Charles Scribner's Sons, 1963. First edition. xxvii/509 pages.
Volume, measuring approximately 6.25" x 8.75", is bound in quarter black cloth and red paper-covered boards, with faded gilt lettering to spine. Facsimile of author's signature appears on front cover. Book displays light shelfwear. Binding is firm. Interior is clean and bright. Dust jacket, with price of $7.50 on front flap, exhibits very minor wear at edges of rear panel. Jacket is preserved in mylar cover.

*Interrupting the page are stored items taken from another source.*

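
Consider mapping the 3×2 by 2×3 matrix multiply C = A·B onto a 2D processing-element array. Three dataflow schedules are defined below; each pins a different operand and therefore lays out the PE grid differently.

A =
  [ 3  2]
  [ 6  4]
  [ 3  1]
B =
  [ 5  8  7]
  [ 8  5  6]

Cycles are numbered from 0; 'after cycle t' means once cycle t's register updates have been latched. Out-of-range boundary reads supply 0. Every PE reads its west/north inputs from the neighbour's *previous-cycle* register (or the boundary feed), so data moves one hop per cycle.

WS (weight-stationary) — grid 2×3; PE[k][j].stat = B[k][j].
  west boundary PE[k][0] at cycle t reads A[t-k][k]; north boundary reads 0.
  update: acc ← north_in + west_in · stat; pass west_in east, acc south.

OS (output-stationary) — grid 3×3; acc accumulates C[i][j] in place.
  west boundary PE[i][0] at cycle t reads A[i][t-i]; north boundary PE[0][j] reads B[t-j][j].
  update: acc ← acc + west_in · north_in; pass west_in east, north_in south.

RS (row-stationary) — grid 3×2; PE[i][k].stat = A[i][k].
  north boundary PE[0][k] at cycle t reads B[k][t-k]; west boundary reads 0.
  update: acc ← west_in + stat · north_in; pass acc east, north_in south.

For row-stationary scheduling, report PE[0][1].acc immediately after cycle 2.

PE[0][1].acc = 34

Tracing RS — 3×2 array, target PE[0][1]:
  @0  [0,0]  acc 15  |  →15  ↓5
  @0  [0,1]  acc 0  |  →0  ↓0
  @1  [0,0]  acc 24  |  →24  ↓8
  @1  [0,1]  acc 31  |  →31  ↓8
  @2  [0,0]  acc 21  |  →21  ↓7
  @2  [0,1]  acc 34  |  →34  ↓5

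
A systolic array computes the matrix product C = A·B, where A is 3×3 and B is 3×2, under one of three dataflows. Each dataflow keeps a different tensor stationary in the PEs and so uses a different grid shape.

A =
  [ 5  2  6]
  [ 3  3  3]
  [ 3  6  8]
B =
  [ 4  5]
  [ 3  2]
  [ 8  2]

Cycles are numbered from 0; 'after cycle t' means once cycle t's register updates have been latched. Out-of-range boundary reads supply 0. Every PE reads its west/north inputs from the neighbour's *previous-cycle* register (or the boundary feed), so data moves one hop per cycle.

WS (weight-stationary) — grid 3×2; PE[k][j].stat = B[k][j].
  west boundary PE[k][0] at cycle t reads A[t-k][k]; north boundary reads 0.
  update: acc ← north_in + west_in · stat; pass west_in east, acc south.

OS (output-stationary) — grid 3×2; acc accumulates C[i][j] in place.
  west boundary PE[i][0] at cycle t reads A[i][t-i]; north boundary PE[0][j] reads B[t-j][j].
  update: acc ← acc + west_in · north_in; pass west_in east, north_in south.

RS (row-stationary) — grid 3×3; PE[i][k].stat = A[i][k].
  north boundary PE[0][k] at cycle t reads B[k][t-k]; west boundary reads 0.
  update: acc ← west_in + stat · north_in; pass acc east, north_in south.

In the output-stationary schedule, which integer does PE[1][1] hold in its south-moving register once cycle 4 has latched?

OS 3×2: PE[1][1] cycle-by-cycle (with neighbour feeds):
  [0] (0,1) acc=0 (h:0 v:0)
  [0] (1,0) acc=0 (h:0 v:0)
  [0] (1,1) acc=0 (h:0 v:0)
  [1] (0,1) acc=25 (h:5 v:5)
  [1] (1,0) acc=12 (h:3 v:4)
  [1] (1,1) acc=0 (h:0 v:0)
  [2] (0,1) acc=29 (h:2 v:2)
  [2] (1,0) acc=21 (h:3 v:3)
  [2] (1,1) acc=15 (h:3 v:5)
  [3] (0,1) acc=41 (h:6 v:2)
  [3] (1,0) acc=45 (h:3 v:8)
  [3] (1,1) acc=21 (h:3 v:2)
  [4] (0,1) acc=41 (h:0 v:0)
  [4] (1,0) acc=45 (h:0 v:0)
  [4] (1,1) acc=27 (h:3 v:2)

register = 2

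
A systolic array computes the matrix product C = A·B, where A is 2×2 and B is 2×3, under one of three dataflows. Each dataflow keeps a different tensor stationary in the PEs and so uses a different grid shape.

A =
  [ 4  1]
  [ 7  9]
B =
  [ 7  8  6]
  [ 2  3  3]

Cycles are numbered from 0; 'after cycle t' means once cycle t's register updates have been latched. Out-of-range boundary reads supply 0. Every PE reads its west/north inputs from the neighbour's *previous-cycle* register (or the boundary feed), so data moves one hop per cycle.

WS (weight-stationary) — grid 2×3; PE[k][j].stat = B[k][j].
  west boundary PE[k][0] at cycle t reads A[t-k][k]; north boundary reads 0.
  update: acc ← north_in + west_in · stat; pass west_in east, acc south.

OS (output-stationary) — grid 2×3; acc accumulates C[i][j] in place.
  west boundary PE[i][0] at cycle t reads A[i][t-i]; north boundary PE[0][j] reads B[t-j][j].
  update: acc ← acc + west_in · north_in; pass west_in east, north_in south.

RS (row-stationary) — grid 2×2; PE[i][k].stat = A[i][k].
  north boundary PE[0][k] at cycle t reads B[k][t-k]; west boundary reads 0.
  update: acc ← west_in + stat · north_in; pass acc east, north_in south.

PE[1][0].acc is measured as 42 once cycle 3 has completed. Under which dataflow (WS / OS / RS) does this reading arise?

WS (2×3 grid), PE[1][0]:
  0: (1,0).acc=0  regs=<0,0>
  1: (1,0).acc=30  regs=<1,30>
  2: (1,0).acc=67  regs=<9,67>
  3: (1,0).acc=0  regs=<0,0>
OS (2×3 grid), PE[1][0]:
  0: (1,0).acc=0  regs=<0,0>
  1: (1,0).acc=49  regs=<7,7>
  2: (1,0).acc=67  regs=<9,2>
  3: (1,0).acc=67  regs=<0,0>
RS (2×2 grid), PE[1][0]:
  0: (1,0).acc=0  regs=<0,0>
  1: (1,0).acc=49  regs=<49,7>
  2: (1,0).acc=56  regs=<56,8>
  3: (1,0).acc=42  regs=<42,6>

dataflow = RS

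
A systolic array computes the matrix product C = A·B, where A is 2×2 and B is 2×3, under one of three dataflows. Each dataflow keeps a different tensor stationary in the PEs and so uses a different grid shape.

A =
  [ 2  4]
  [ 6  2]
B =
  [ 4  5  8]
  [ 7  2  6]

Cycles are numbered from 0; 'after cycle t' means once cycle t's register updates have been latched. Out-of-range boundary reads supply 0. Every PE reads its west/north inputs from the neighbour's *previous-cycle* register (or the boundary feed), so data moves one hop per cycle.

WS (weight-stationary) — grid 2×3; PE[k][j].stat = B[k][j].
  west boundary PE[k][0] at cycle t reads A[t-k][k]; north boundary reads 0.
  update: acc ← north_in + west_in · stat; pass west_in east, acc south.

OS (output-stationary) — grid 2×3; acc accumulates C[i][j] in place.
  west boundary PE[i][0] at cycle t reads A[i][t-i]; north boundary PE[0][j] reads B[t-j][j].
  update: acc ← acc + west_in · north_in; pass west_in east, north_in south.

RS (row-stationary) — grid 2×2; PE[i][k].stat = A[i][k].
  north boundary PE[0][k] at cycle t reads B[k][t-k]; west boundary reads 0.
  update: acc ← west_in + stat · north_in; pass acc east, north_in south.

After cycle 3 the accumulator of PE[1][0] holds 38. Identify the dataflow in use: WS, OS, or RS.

dataflow = OS

WS (2×3 grid), PE[1][0]:
  0: (1,0).acc=0  regs=<0,0>
  1: (1,0).acc=36  regs=<4,36>
  2: (1,0).acc=38  regs=<2,38>
  3: (1,0).acc=0  regs=<0,0>
OS (2×3 grid), PE[1][0]:
  0: (1,0).acc=0  regs=<0,0>
  1: (1,0).acc=24  regs=<6,4>
  2: (1,0).acc=38  regs=<2,7>
  3: (1,0).acc=38  regs=<0,0>
RS (2×2 grid), PE[1][0]:
  0: (1,0).acc=0  regs=<0,0>
  1: (1,0).acc=24  regs=<24,4>
  2: (1,0).acc=30  regs=<30,5>
  3: (1,0).acc=48  regs=<48,8>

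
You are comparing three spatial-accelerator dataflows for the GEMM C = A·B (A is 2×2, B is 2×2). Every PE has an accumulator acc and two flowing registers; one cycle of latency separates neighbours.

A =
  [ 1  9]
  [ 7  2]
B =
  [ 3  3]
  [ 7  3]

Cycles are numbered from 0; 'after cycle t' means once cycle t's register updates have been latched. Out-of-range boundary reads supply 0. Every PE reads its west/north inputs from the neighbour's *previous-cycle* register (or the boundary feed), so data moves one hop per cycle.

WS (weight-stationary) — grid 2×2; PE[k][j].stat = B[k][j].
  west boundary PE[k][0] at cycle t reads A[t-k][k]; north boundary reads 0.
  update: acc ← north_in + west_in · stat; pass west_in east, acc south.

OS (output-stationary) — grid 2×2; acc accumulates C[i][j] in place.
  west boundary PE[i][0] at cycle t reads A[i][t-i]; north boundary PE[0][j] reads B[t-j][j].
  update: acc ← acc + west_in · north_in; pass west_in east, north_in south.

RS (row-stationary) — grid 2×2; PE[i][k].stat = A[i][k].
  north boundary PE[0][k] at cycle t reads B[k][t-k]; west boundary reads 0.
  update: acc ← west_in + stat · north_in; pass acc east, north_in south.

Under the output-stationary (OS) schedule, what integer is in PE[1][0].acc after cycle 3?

OS on a 2×2 grid — tracing PE[1][0] and its feeders:
  [0] (0,0) acc=3 (h:1 v:3)
  [0] (1,0) acc=0 (h:0 v:0)
  [1] (0,0) acc=66 (h:9 v:7)
  [1] (1,0) acc=21 (h:7 v:3)
  [2] (0,0) acc=66 (h:0 v:0)
  [2] (1,0) acc=35 (h:2 v:7)
  [3] (0,0) acc=66 (h:0 v:0)
  [3] (1,0) acc=35 (h:0 v:0)

PE[1][0].acc = 35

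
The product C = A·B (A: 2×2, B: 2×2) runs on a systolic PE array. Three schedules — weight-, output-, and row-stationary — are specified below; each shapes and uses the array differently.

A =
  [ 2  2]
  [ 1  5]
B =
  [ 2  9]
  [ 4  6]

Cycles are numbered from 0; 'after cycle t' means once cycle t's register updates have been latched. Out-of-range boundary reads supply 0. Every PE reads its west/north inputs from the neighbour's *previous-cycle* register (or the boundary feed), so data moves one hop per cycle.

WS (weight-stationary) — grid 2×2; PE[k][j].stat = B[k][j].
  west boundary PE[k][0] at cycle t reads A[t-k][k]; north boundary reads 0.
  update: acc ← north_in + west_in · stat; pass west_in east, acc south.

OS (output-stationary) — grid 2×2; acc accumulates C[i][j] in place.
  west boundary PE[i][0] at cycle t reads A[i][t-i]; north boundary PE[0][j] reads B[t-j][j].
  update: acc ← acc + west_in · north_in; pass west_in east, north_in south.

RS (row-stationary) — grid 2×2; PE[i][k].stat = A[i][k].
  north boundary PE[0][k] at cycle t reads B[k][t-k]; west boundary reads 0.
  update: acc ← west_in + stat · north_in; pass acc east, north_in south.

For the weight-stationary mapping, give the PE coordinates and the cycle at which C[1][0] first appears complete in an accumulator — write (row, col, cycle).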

"Arthur Mizener, critic, reviewer, and author of "The Far Side of Paradise," the first full biography of Fitzgerald, has edited and made selections for this Reader. In an acute and comprehensive introduction, he correlates Fitzgerald's  work in terms of the writer's thematic and technical progress. He has organized the selections into four distinct periods of Fitzgerald's career. This first is represented by six short stories -- "May Day," "Winter Dreams," "Absolution," "The Rich Boy," and "Basil and Cleopatra," and "The Sensible Thing" -- and by what many critics regard as his masterpiece, "The Great Gatsby," presented here in its entirety. The second includes four stories, among them "Babylon Revisted" and "Crazy Sunday," the essay "Echoes of the Jazz Age," and the haunting opening passages of "Tender Is the Night." The third period shows Fitzgerald coming out of the most serious crisis of his career with three remarkable essays -- "The Crack Up," "Pasting It Together," and "Handle with Care." Five late short stories and two passages from his unfinished novel, "The Last Tycoon," complete the selections."